O Congresso do Paraguai decidiu ontem iniciar um processo político contra o presidente Raul Cubas, que anunciou a detenção do ex-general golpista Lino Oviedo em um esforço para defender sua frágil posição. Surpreendentemente, e em meio ao clima de convulsão nacional causado pelo assassinato de Luis María Argaña, a Câmara dos Deputados paraguaia aprovou na madrugada de ontem a abertura do processo de impeachment contra Cubas. Ele foi acusado de ‘‘mau desempenho das funções presidenciais’’ e ‘‘abuso de poder’’ - por ter ignorado uma sentença da Corte Suprema de Justiça para que prendesse seu padrinho político, o general Oviedo.

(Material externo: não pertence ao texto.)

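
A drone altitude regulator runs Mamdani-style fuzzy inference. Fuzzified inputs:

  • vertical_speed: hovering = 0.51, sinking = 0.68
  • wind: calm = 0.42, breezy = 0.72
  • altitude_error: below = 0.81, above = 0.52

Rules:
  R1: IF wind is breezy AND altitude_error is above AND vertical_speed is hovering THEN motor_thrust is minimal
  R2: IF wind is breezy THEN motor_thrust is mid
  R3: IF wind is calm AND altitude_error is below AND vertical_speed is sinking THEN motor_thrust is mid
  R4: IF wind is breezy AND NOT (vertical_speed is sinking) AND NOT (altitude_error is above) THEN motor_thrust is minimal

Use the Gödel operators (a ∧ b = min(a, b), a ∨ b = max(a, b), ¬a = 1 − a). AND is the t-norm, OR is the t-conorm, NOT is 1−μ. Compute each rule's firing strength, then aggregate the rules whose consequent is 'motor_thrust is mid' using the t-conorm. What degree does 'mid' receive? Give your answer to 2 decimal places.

R1: breezy=0.72, above=0.52, hovering=0.51; AND[min(a, b)] → w = 0.51
R2: breezy=0.72 → w = 0.72
R3: calm=0.42, below=0.81, sinking=0.68; AND[min(a, b)] → w = 0.42
R4: breezy=0.72, ¬sinking=1−0.68=0.32, ¬above=1−0.52=0.48; AND[min(a, b)] → w = 0.32
Rules with consequent 'mid': {R2, R3} → strengths 0.72, 0.42
Aggregate via t-conorm [max(a, b)]: 0.72

0.72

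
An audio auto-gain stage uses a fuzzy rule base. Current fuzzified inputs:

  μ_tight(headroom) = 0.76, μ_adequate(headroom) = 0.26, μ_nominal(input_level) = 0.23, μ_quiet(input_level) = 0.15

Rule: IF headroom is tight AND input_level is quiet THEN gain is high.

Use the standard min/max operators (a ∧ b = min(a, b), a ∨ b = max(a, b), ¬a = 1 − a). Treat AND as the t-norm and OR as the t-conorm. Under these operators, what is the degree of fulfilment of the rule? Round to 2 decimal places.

firing strength: tight=0.76, quiet=0.15; AND[min(a, b)] → w = 0.15

0.15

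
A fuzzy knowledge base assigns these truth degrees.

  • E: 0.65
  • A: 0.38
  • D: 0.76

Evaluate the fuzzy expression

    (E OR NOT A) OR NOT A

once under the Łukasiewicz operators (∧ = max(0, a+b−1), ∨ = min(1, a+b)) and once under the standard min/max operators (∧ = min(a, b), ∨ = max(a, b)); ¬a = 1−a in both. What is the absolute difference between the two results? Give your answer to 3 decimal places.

0.350

Under Łukasiewicz:
  NOT A = 1 − 0.38 = 0.62
  E OR NOT A = min(1, a+b) on (0.65, 0.62) = 1.00
  NOT A = 1 − 0.38 = 0.62
  (E OR NOT A) OR NOT A = min(1, a+b) on (1.00, 0.62) = 1.00
  → value = 1.0000
Under standard min/max:
  NOT A = 1 − 0.38 = 0.62
  E OR NOT A = max(a, b) on (0.65, 0.62) = 0.65
  NOT A = 1 − 0.38 = 0.62
  (E OR NOT A) OR NOT A = max(a, b) on (0.65, 0.62) = 0.65
  → value = 0.6500
|1.0000 − 0.6500| = 0.350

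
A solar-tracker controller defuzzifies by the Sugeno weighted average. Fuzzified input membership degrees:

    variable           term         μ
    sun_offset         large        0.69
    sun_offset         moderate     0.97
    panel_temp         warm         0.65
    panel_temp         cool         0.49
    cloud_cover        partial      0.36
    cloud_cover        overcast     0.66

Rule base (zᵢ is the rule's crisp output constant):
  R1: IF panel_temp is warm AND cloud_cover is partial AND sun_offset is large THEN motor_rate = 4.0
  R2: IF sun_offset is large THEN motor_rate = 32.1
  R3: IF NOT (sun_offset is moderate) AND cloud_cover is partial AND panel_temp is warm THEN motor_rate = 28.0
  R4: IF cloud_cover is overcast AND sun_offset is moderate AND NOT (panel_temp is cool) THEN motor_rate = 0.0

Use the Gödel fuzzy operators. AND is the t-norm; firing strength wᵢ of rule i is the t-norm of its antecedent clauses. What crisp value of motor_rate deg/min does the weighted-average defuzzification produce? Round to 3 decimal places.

15.364

R1 (z=4.0): warm=0.65, partial=0.36, large=0.69; AND[min(a, b)] → w = 0.36
R2 (z=32.1): large=0.69 → w = 0.69
R3 (z=28.0): ¬moderate=1−0.97=0.03, partial=0.36, warm=0.65; AND[min(a, b)] → w = 0.03
R4 (z=0.0): overcast=0.66, moderate=0.97, ¬cool=1−0.49=0.51; AND[min(a, b)] → w = 0.51
Weighted average = (0.36·4.0 + 0.69·32.1 + 0.03·28.0 + 0.51·0.0) / (0.36 + 0.69 + 0.03 + 0.51)
  = 24.4290 / 1.5900 = 15.364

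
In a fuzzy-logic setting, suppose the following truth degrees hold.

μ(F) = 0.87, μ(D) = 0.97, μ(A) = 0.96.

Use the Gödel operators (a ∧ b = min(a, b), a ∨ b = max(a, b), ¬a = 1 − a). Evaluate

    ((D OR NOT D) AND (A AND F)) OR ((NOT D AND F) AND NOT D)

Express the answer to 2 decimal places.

0.87

NOT D = 1 − 0.97 = 0.03
D OR NOT D = max(a, b) on (0.97, 0.03) = 0.97
A AND F = min(a, b) on (0.96, 0.87) = 0.87
(D OR NOT D) AND (A AND F) = min(a, b) on (0.97, 0.87) = 0.87
NOT D = 1 − 0.97 = 0.03
NOT D AND F = min(a, b) on (0.03, 0.87) = 0.03
NOT D = 1 − 0.97 = 0.03
(NOT D AND F) AND NOT D = min(a, b) on (0.03, 0.03) = 0.03
((D OR NOT D) AND (A AND F)) OR ((NOT D AND F) AND NOT D) = max(a, b) on (0.87, 0.03) = 0.87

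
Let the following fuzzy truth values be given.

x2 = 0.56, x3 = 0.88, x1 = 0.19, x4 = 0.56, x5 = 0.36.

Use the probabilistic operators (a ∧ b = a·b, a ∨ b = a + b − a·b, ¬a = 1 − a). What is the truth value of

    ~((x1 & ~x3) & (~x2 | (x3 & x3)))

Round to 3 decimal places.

~x3 = 1 − 0.8800 = 0.1200
x1 & ~x3 = a·b on (0.1900, 0.1200) = 0.0228
~x2 = 1 − 0.5600 = 0.4400
x3 & x3 = a·b on (0.8800, 0.8800) = 0.7744
~x2 | (x3 & x3) = a + b − a·b on (0.4400, 0.7744) = 0.8737
(x1 & ~x3) & (~x2 | (x3 & x3)) = a·b on (0.0228, 0.8737) = 0.0199
~((x1 & ~x3) & (~x2 | (x3 & x3))) = 1 − 0.0199 = 0.9801

0.980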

De imediato, a Câmara convocou o presidente para ser informado das acusações contra ele, o que acontece hoje. As duas acusações foram acatadas por 49 votos a favor e 24 contra. Não compareceram à sessão sete deputados, todos partidários de Oviedo - e, por consequência, de Cubas -, que poderiam ter impedido a aprovação da moção. O processo passa agora ao Senado, onde é quase certo que obtenha os 30 votos necessários (dois terços do total de 45 senadores) para instalar o julgamento político contra Cubas. A partir do momento em que o Senado adote essa medida, o presidente paraguaio será imediatamente afastado do cargo.
Manifestantes que, nas ruas, acusavam a dupla Cubas-Oviedo de ter sido responsável pelo assassinato de Argaña festejaram a decisão dos deputados. Não há prazo estabelecido para que o Senado vote o impeachment. Como as duas Câmaras do Congresso se declararam em sessão permanente desde o anúncio do assassinato, a votação dos senadores pode ocorrer a qualquer momento. Diante do aparentemente inevitável afastamento de Cubas da presidência, o presidente do Senado, Luis González Macchi, deve assumir o cargo, e o Tribunal Superior de Justiça Eleitoral convocará eleições no prazo máximo de seis meses.
A votação da Câmara realizada ontem estava prevista para o dia 7 e nada indicava que a oposição conseguiria os votos necessários para autorizar a abertura do processo. Argaña vinha agindo nos bastidores na tentativa de reunir votos suficientes para afastar Cubas da presidência, abrindo o caminho para que ele assumisse o cargo na condição de vice. A iniciativa de antecipar a votação, aproveitando-se da ausência dos oviedistas, partiu do deputado arganista Ángel Barchini e foi aprovada às pressas pelo plenário. Os partidários de Lino Oviedo nem sequer tiveram tempo para reagir.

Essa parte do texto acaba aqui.